LA MANO DESTRA DI ARNONE E ALTRI SILENZI di Tano Siracusa

Dunque sembra accertato che è la mano destra. E’ la mano destra di Arnone a mondare. Non, probabilmente, da tutte le miserie e nequizie che imbrattano le coscienze degli umani, ma sicuramente da una di quelle più diffuse dalle nostre parti e più odiose, la mafiosità.
Chi non ricorda le invettive di Arnone contro teleacras descritta come telemafia?
Poi, all’improvviso, Arnone è apparso a Teleacras. E ci è rimasto. Tutti hanno subito capito che la nota emittente locale era stata purificata. Mondata.
Restava solo il dubbio se fosse l’intero corpo di Arnone o una sua parte, oppure la loro semplice prossimità, a produrre l’evento. Adesso sappiamo che è la mano destra. Bisogna stringergli la mano destra.
Lo ha finalmente rivelato lo stesso Arnone in uno dei suoi frequenti spazi televisivi autogestiti: qualche mese fa aveva teso la mano ad Angelo Capodicasa proponendogli di farla finita con 20 anni di risse e scontri. Sappiamo come è andata. Tutti possono oggi constatare che Capodicasa quella mano non l’ha voluta stringere. Infatti Arnone è lì ad accusarlo di essere stato e continuare ad essere amico di Crisafulli, di Gueli, e di altri esponenti del PCI-PDS-DS diversamente implicati in vicende di mafia.
A questo punto bisogna essere giusti: la macchia c’era e il rimedio per cancellarla pure. Bastava stringere quella benedetta mano purificatrice. Se ora la macchia è lì, la colpa non è del guaritore che si era prestato, ma dell’imbrattato che si è voluto negare.
Resa giustizia ad Arnone, ai suoi poteri e alla disponibilità nell’esercitarli, occorre anche dire che la scelta di Capodicasa di ignorare le accuse di Arnone non sembra particolarmente efficace.
Anche perché che Crisafulli, Gueli ed altri esponenti ex diessini non siano stati, diciamo così, campioni dell’antimafia è difficile negarlo. Come è difficile negare che negli ultimi decenni la sinistra in Sicilia e nel mezzogiorno abbia partecipato ad una gestione del potere opaca, spesso apertamente clientelare, rivelatasi permeabile in alcuni casi anche alla penetrazione di interessi mafiosi.
Si può obiettare che una campagna elettorale non è il momento più opportuno per parlarne. Può darsi. Ma se qualcuno chiede di farlo, chiunque sia, non sembra una grande trovata fare finta di non avere sentito.

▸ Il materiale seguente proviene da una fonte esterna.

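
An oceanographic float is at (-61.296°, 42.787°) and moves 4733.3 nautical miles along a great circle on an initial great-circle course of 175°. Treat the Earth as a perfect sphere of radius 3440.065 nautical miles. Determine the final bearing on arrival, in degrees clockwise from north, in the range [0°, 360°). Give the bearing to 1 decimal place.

final bearing 3.1°

The arc subtends δ = 4733.3/3440.065 = 1.375933 rad at the centre.
With φ₁ = -61.296° = -1.069817 rad and θ = 175° = 3.054326 rad:
Destination latitude: φ₂ = arcsin( sin φ₁ cos δ + cos φ₁ sin δ cos θ ) = arcsin(-0.639239) = -39.735°.
Then Δλ = atan2(0.041067, -0.367053) = 3.030172 rad, from sin θ sin δ cos φ₁ over cos δ − sin φ₁ sin φ₂.
λ₂ = 42.787° + 173.616° = 216.403°, normalized to (−180°, 180°] → -143.597°.
The forward bearing on arrival equals the back-azimuth from the destination plus 180°.
Back-azimuth from P₂ (-39.7°, -143.6°) to P₁ (-61.3°, 42.8°), with Δλ' = λ₁ − λ₂ = 186.4°: atan2( sin Δλ' cos φ₁ , cos φ₂ sin φ₁ − sin φ₂ cos φ₁ cos Δλ' ) = 183.1°.
Final bearing = (183.1° + 180°) mod 360° = 3.1°.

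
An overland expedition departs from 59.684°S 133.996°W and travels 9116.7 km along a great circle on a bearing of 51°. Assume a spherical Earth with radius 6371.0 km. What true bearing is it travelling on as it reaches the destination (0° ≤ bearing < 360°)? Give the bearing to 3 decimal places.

Angular distance δ = d/R = 9116.7 / 6371 = 1.430968 rad.
Converting: φ₁ = -1.041682 rad, θ = 0.890118 rad.
sin φ₂ = sin φ₁ cos δ + cos φ₁ sin δ cos θ = (-0.863255)(0.139373) + (0.504769)(0.990240)(0.629320) = 0.194247
φ₂ = asin(0.194247) = 0.195490 rad = 11.201°.
For the longitude increment, Δλ = atan2( sin θ sin δ cos φ₁, cos δ − sin φ₁ sin φ₂ ) = atan2(0.388450, 0.307057) = 51.675°.
λ₂ = -133.996° + 51.675° = -82.321°.
The forward bearing on arrival equals the back-azimuth from the destination plus 180°.
Back-azimuth from P₂ (11.201°, -82.321°) to P₁ (-59.684°, -133.996°), with Δλ' = λ₁ − λ₂ = -51.675°: atan2( sin Δλ' cos φ₁ , cos φ₂ sin φ₁ − sin φ₂ cos φ₁ cos Δλ' ) = 203.572°.
Final bearing = (203.572° + 180°) mod 360° = 23.572°.

final bearing 23.572°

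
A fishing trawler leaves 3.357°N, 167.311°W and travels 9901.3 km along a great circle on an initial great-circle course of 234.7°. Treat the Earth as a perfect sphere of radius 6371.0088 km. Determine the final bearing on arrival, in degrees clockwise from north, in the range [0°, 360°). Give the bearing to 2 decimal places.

Angular distance δ = d/R = 9901.3 / 6371.0088 = 1.554118 rad.
With φ₁ = 3.357° = 0.058591 rad and θ = 234.7° = 4.096288 rad:
Applying the spherical law of cosines for sides, sin φ₂ = sin φ₁ cos δ + cos φ₁ sin δ cos θ = -0.575809, so φ₂ = -35.156°.
Δλ = atan2( sin θ sin δ cos φ₁ , cos δ − sin φ₁ sin φ₂ ) = atan2(-0.814624, 0.050395) = -1.509012 rad = -86.460°.
λ₂ = -167.311° + -86.460° = -253.771°, normalized to (−180°, 180°] → 106.229°.
The forward bearing on arrival equals the back-azimuth from the destination plus 180°.
Back-azimuth from P₂ (-35.16°, 106.23°) to P₁ (3.36°, -167.31°), with Δλ' = λ₁ − λ₂ = -273.54°: atan2( sin Δλ' cos φ₁ , cos φ₂ sin φ₁ − sin φ₂ cos φ₁ cos Δλ' ) = 85.22°.
Final bearing = (85.22° + 180°) mod 360° = 265.22°.

final bearing 265.22°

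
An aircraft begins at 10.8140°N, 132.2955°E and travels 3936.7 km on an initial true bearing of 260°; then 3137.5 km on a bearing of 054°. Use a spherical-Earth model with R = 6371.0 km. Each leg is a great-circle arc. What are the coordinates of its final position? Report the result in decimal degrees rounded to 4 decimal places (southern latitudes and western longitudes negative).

latitude 18.9766°, longitude 121.3088°

Apply the spherical direct solution leg by leg, carrying full precision between legs.
Leg 1: from (10.8140°, 132.2955°), δ = 3936.7/6371 = 0.617909 rad, θ = 260° → φ = 3.1021°, λ = 97.4498°.
Leg 2: from (3.1021°, 97.4498°), δ = 3137.5/6371 = 0.492466 rad, θ = 54° → φ = 18.9766°, λ = 121.3088°.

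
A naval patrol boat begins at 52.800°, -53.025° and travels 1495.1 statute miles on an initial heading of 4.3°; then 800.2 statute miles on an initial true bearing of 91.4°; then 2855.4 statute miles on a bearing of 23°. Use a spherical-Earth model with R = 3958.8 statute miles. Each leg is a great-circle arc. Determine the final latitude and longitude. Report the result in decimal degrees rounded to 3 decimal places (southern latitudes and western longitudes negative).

latitude 65.729°, longitude 130.613°

Apply the spherical direct solution leg by leg, carrying full precision between legs.
Leg 1: from (52.800°, -53.025°), δ = 1495.1/3958.8 = 0.377665 rad, θ = 4.3° → φ = 74.305°, λ = -47.159°.
Leg 2: from (74.305°, -47.159°), δ = 800.2/3958.8 = 0.202132 rad, θ = 91.4° → φ = 70.354°, λ = -10.507°.
Leg 3: from (70.354°, -10.507°), δ = 2855.4/3958.8 = 0.721279 rad, θ = 23° → φ = 65.729°, λ = 130.613°.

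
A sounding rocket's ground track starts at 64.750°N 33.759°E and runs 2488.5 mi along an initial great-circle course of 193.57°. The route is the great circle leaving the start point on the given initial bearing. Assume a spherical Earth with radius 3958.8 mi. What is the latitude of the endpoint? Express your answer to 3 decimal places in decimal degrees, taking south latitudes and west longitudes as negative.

δ = 2488.5/3958.8 = 0.628600 rad (36.0161°).
Start latitude φ₁ = 1.130101 rad; initial bearing θ = 3.378434 rad.
Applying the spherical law of cosines for sides, sin φ₂ = sin φ₁ cos δ + cos φ₁ sin δ cos θ = 0.487744, so φ₂ = 29.192°.
Δλ = atan2( sin θ sin δ cos φ₁ , cos δ − sin φ₁ sin φ₂ ) = atan2(-0.058853, 0.367709) = -0.158706 rad = -9.093°.
Hence λ₂ = 33.759° + -9.093° = 24.666°.

latitude 29.192°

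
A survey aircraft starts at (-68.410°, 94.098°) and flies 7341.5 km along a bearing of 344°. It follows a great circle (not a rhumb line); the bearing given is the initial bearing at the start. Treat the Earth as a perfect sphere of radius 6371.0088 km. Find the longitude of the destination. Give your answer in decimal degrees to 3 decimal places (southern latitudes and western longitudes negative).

Angular distance δ = d/R = 7341.5 / 6371.0088 = 1.152329 rad.
With φ₁ = -68.410° = -1.193980 rad and θ = 344° = 6.003933 rad:
Applying the spherical law of cosines for sides, sin φ₂ = sin φ₁ cos δ + cos φ₁ sin δ cos θ = -0.054663, so φ₂ = -3.134°.
Δλ = atan2( sin θ sin δ cos φ₁ , cos δ − sin φ₁ sin φ₂ ) = atan2(-0.092673, 0.355533) = -0.254985 rad = -14.610°.
λ₂ = λ₁ + Δλ = 79.488°.

longitude 79.488°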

C’è bisogno di un profondo ripensamento a sinistra su ciò che in questi anni si è fatto della politica, sul degrado delle motivazioni, del codice morale, delle finalità di un ceto politico ormai largamente omogeneo al di là degli steccati di schieramento. Sulle modalità e i criteri con cui si sono costruiti i gruppi dirigenti. C’è bisogno di persone nuove, con idee sulla politica e sensibilità per la politica che segnino una discontinuità netta con il passato.
La candidatura di Vivacqua è un ottimo segnale: il ricambio, il rinnovamento devono avere volti, parole, storie personali come quelle di Vivacqua. Ma non basta, adesso occorre che il PD questa candidatura la sostenga con un impegno organizzativo e finanziario adeguato. Lo farà?
Una cosa è certa: c’è molto interesse per la candidatura di Giandomenico Vivacqua anche in ambienti esterni al PD, dove se ne è subito colta la valenza di novità. E di ciò l’insieme del partito dovrà tenere conto. Staremo a vedere.